The treatment is still a matter of controversy admixed with financial resource considerations. There are many physicians who will treat just the underlying Osteoporosis. Amongst those of an interventionist persuasion the choices involve:

The procedures:

  • Vertebroplasty: This involves injecting a plastic agent in to the collapsed vertebral body to stabilise the fracture and to prevent further collapse. This technique does not correct the angulation and runs the risk of leakage of the plastic into the veins, lungs, heart and brain and posteriorly in to the spinal canal and paralysis. This technique can be performed under local anaesthetic in the elderly to reduce anaesthetic risk.
  • Balloon Kyphoplasty: This involves inserting a balloon into the fractured vertebral body from the back and elevating the fracture thus correcting some of the postural deformity. By compressing the surrounding fracture site and reducing the requirement for high pressures the risk of leakage of the plastic in to the veins, lungs, heart and brain and posteriorly into the spinal canal and paralysis is minimised. This technique can be performed under local anaesthetic in the elderly to reduce anaesthetic risk. The technique requires more sophisticated equipment and is more expensive than Vertebroplasty.
  • Implant fixation: This is rarely used in common Osteoporosis because the bones are unlikely to be strong enough to transmit the load to the metal scaffolding without loosening of the implants or fracture of the bones. This technique is reserved for rarer forms of Osteoporosis where the cause can be reversed and the progress is not yet too advanced.
  • The number of vertebrae to treat: The conservative school will reserve treatment to the collapsed vertebra. The more interventionist school will stabilise the adjacent vertebrae especially where the MRI scan shows signs of reaction within the vertebral body because there is an incidence of fracture occurring in the adjacent vertebrae over the ensuing 3 years.
  • The timing of treatment: Where there is existing active reaction within the fracture site shown on the MRI scan, then surgeons will consider performing a Balloon Kyphoplasty. If a fracture has been observed for longer than 3 months intervention is unlikely to be indicated.

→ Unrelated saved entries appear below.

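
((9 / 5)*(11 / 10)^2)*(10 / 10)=1089 / 500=2.18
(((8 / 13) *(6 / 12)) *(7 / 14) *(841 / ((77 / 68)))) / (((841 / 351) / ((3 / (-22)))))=-5508 / 847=-6.50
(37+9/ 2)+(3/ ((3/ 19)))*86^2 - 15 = 281101/ 2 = 140550.50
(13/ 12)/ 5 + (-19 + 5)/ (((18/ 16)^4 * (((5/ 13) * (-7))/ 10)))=4288271/ 131220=32.68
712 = 712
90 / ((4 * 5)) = 9 / 2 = 4.50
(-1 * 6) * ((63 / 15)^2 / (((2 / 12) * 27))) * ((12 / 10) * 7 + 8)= -48216 / 125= -385.73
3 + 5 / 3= 14 / 3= 4.67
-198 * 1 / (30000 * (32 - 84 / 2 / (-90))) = -99 / 487000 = -0.00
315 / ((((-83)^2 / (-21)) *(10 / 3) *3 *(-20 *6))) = 441 / 551120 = 0.00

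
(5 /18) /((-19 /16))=-40 /171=-0.23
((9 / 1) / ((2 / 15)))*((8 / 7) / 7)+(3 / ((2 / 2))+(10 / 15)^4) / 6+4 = 370387 / 23814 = 15.55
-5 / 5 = -1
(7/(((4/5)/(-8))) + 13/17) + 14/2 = -1058/17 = -62.24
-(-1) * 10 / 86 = 5 / 43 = 0.12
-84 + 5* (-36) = -264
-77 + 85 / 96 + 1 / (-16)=-7313 / 96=-76.18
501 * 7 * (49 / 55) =171843 / 55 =3124.42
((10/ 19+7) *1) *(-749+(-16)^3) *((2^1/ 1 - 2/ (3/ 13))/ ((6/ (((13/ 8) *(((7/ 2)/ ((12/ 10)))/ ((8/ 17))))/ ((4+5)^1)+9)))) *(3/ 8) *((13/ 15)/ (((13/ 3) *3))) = 850157165/ 82944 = 10249.77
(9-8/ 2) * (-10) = -50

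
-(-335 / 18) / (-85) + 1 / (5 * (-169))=-56921 / 258570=-0.22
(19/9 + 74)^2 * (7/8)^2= 22992025/5184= 4435.19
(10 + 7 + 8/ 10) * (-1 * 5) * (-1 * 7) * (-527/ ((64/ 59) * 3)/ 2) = -19370939/ 384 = -50445.15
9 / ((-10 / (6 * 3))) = -81 / 5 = -16.20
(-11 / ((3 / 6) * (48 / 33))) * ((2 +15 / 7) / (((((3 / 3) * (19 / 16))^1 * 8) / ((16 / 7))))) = -14036 / 931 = -15.08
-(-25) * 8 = 200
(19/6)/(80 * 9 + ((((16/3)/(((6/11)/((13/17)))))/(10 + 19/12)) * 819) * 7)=44897/62676576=0.00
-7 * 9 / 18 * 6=-21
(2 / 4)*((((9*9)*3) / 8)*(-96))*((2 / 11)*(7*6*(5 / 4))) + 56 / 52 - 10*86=-2112996 / 143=-14776.20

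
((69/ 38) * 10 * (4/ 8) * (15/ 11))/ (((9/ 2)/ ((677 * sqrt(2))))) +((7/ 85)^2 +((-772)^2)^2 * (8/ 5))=389275 * sqrt(2)/ 209 +4106076490639409/ 7225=568315087843.66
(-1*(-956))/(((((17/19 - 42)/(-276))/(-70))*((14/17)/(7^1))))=-2982892080/781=-3819324.05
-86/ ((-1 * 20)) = 43/ 10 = 4.30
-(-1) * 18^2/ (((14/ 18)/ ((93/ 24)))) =22599/ 14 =1614.21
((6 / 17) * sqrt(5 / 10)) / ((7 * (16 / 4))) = 3 * sqrt(2) / 476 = 0.01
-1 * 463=-463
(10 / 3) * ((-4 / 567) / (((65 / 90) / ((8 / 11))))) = -640 / 27027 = -0.02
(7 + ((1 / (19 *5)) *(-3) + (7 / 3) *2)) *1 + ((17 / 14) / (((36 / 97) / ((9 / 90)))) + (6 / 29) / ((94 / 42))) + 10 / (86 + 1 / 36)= 13628204777 / 1119731760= 12.17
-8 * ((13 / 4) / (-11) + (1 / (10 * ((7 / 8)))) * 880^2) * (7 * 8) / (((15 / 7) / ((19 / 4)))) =-4833891916 / 55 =-87888943.93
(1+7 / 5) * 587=7044 / 5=1408.80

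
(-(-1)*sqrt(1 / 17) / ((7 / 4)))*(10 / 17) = 40*sqrt(17) / 2023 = 0.08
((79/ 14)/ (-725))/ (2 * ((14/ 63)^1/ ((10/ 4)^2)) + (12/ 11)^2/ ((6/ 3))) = -86031/ 7363216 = -0.01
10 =10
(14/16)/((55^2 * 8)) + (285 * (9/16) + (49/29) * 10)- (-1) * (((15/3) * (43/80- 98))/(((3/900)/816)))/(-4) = 167442193682703/5614400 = 29823702.21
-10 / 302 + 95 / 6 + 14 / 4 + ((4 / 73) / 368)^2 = 394350007861 / 20432409168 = 19.30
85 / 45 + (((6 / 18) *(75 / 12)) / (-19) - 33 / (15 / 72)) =-535643 / 3420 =-156.62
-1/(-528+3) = 1/525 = 0.00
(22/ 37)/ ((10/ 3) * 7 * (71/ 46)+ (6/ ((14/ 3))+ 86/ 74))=10626/ 687361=0.02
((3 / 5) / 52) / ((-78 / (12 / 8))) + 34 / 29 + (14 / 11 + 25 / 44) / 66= 56934023 / 47441680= 1.20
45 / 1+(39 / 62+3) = 48.63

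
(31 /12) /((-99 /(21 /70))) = -31 /3960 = -0.01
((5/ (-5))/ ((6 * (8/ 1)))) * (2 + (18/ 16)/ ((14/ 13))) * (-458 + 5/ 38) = 5933059/ 204288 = 29.04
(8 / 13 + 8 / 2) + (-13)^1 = -109 / 13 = -8.38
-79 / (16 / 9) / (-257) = 711 / 4112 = 0.17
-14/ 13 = -1.08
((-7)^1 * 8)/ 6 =-28/ 3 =-9.33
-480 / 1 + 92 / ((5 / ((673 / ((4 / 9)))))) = 136911 / 5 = 27382.20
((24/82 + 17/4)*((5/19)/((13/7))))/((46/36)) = 234675/465842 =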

What proof is there of successful treatment?

Both Vertebroplasty and Balloon Kyphoplasty effect immediate relief of symptoms in almost all cases. Where this does not occur then this may indicate that adjacent vertebrae may be causal or pain may be arising from local complication occasioned by leakage of the plastic filler on to adjacent structures.
The degree of sustained correction of angulation effected by Balloon Kyphoplasty is questioned by some authorities because of further collapse may occur around the plastic filler post-operatively. However on the operating table and in the medium term postoperative period most patients evidence significant correction of the angulation. This should serve to reduce the strain on adjacent levels and their collapse allowing medical treatment to further curb or contain the Osteoporosis process. Whilst the technique is more expensive than Vertebroplasty, this unit prefers Balloon Kyphoplasty for the benefits laid out above and the reduced risk to the patient of systemic complications and paralysis.